Finnish filmmaker Aki Kaurismäki falls into the this corner of the sandbox. Here is a very eclectic, fascinating European filmmaker, who’s films, despite being filmed outside, still seem like they are set atop an indoor theater stage with spotlights shining on the actors. Perhaps it is a side-effect of Kaurismaki’s adoration for musical stage performances. His rock-umentary Total Balalaika Show heavily relied on lighting and atmosphere, which showcased the rocking rollicking Leningrad Cowboys as deities of the Finnish musical scene. Even in his narrative films, music and performance play a major role in setting not only the mood of scene at hand, but also foreshadowing a character’s future actions.

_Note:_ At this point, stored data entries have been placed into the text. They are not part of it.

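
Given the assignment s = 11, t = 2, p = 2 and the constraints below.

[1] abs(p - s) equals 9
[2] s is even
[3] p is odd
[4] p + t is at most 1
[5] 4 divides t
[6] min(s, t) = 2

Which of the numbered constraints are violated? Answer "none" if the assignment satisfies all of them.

The assignment fails constraints 2, 3, 4, 5.

[1] abs(2 - 11) = 9  holds
[2] s = 11 is odd  fails
[3] p = 2 is even  fails
[4] p + t = 2 + 2 = 4; 4 > 1, bound 1 not met  fails
[5] 2 = 4*0 + 2, so 4 does not divide 2  fails
[6] min(11, 2) = 2  holds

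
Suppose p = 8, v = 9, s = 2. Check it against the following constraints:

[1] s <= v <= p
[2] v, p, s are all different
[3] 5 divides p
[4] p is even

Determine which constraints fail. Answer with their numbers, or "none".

[1] values 2, 9, 8; v = 9 is not <= p = 8 — does not hold.
[2] values 9, 8, 2 are pairwise distinct — holds.
[3] 8 = 5*1 + 3, so 5 does not divide 8 — does not hold.
[4] p = 8 is even — holds.

Violated: 1 and 3.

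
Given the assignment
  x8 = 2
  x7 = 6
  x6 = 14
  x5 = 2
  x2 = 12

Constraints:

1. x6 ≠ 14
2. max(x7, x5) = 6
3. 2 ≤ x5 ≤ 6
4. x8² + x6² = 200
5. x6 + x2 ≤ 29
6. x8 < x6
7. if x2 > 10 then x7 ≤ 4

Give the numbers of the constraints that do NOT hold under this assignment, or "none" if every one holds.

The assignment fails constraints 1, 7.

1. x6 = 14, but 14 is required to differ  ✘
2. max(6, 2) = 6  ✔
3. x5 = 2 lies in [2, 6]  ✔
4. x8² + x6² = 2² + 14² = 4 + 196 = 200  ✔
5. x6 + x2 = 14 + 12 = 26; 26 ≤ 29  ✔
6. x8 = 2, x6 = 14; 2 < 14  ✔
7. x2 = 12 > 10, so we need x7 ≤ 4; but x7 = 6 > 4  ✘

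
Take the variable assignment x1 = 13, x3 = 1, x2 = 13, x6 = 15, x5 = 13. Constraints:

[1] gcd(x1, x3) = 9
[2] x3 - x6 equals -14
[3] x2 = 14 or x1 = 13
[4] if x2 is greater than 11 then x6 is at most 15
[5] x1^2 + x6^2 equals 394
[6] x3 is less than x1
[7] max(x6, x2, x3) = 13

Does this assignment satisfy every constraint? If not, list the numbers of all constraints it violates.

No — constraints 1, 7 are not satisfied.

[1] gcd(13, 1) = 1, not 9  false
[2] x3 - x6 = 1 - 15 = -14  true
[3] x2 = 13 ≠ 14, but x1 = 13 = 13 (second disjunct)  true
[4] x2 = 13 > 11, so we need x6 ≤ 15; x6 = 15 ≤ 15  true
[5] x1^2 + x6^2 = 13^2 + 15^2 = 169 + 225 = 394  true
[6] x3 = 1, x1 = 13; 1 < 13  true
[7] max(15, 13, 1) = 15, not 13  false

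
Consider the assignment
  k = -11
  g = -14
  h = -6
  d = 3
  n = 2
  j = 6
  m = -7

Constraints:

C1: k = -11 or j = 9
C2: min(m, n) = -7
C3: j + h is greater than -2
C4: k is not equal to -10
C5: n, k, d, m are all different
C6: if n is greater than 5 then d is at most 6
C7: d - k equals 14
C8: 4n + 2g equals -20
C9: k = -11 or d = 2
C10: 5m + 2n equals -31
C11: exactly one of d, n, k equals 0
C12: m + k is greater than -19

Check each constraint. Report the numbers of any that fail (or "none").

C1: k = -11 = -11 (first disjunct) — satisfied.
C2: min(-7, 2) = -7 — satisfied.
C3: j + h = 6 + (-6) = 0; 0 > -2 — satisfied.
C4: k = -11, and -11 ≠ -10 — satisfied.
C5: values 2, -11, 3, -7 are pairwise distinct — satisfied.
C6: n = 2, not > 5; antecedent false, conditional vacuously true — satisfied.
C7: d - k = 3 - (-11) = 14 — satisfied.
C8: 4n + 2g = 4(2) + 2(-14) = -20 — satisfied.
C9: k = -11 = -11 (first disjunct) — satisfied.
C10: 5m + 2n = 5(-7) + 2(2) = -31 — satisfied.
C11: d=3, n=2, k=-11; 0 of them equal 0, not exactly one — violated.
C12: m + k = -7 + (-11) = -18; -18 > -19 — satisfied.

The assignment fails constraint 11.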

In The Match Factory Girl, each song which plays, either on radio, on a jukebox, or simply as non-diegetic background, is accompanied by the wonderfully wry facial expressions of Kati Outinen, making us anticipate her next, awkward and silent move.

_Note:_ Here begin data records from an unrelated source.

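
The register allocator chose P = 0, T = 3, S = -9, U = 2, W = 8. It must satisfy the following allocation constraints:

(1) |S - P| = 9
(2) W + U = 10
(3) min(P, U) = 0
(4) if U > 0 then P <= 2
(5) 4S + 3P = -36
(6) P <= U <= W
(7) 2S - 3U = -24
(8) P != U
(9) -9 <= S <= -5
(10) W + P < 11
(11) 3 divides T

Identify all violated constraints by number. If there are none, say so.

The assignment satisfies every constraint.

(1) |-9 - 0| = 9  true
(2) W + U = 8 + 2 = 10  true
(3) min(0, 2) = 0  true
(4) U = 2 > 0, so we need P ≤ 2; P = 0 ≤ 2  true
(5) 4S + 3P = 4(-9) + 3(0) = -36  true
(6) values 0 <= 2 <= 8  true
(7) 2S - 3U = 2(-9) - 3(2) = -24  true
(8) P = 0, U = 2; distinct  true
(9) S = -9 lies in [-9, -5]  true
(10) W + P = 8 + 0 = 8; 8 < 11  true
(11) 3 / 3 = 1, so 3 divides 3  true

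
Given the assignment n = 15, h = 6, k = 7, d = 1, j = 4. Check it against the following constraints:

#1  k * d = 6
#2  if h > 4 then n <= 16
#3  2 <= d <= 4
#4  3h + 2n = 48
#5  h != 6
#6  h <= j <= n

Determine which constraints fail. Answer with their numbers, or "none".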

Kaurismäki’s characters are droll and speak in abrupt one or two word answers, hardly a style that gives way to entertaining theater. The fact that M in The Man Without a Past rarely ever speaks for the duration of the film doesn’t make him any less of a theatrical character. He is a stage performer as all actors are in Kaurismäki’s cinema, and his lack of words gives way to letting us appreciate all the nuances of the scene, from its richly contrasting hot and cool colors, to abrupt patches of light and dark, to the still positions of its actors. Like a Norman Rockwell painting remastered in HD, Kaurismäki’s camera centers on people and surrounds them with an atmosphere relevant of the time and place, hinting at a satire of the social construct of contemporary Finland.
His most ‘traditional’ film (and appropriately French), Le Havre, has no shortage of the eclectic Finnish ‘touch’. It is perhaps even more comical to see Kaurismäki’s characters scurrying and awkwardly positioned around Le Havre, France (which he declares the Memphis, Tennessee of Europe) doing almost no talking and behaving as background furniture trying to be not be noticed rather than walking with smooth stride or charming each other with cinematic language.
Finland is an interesting place because people know so little about it outside of Europe, its a country tucked away in the north east, one which the Scandinavians deny any relation to, the Russians try to ignore, and Europe in general tends to forget about. A country who’s language (of Uralic roots) is so strange, only having slight resemblances to Hungarian and Estonian, that no one outside of the country can even try to understand its grammatical structure. Perhaps then Finland, and its flag-bearer filmmaker Kaurismäki are a perfect example of that little corner of the sandbox I have come to love so much in European cinema.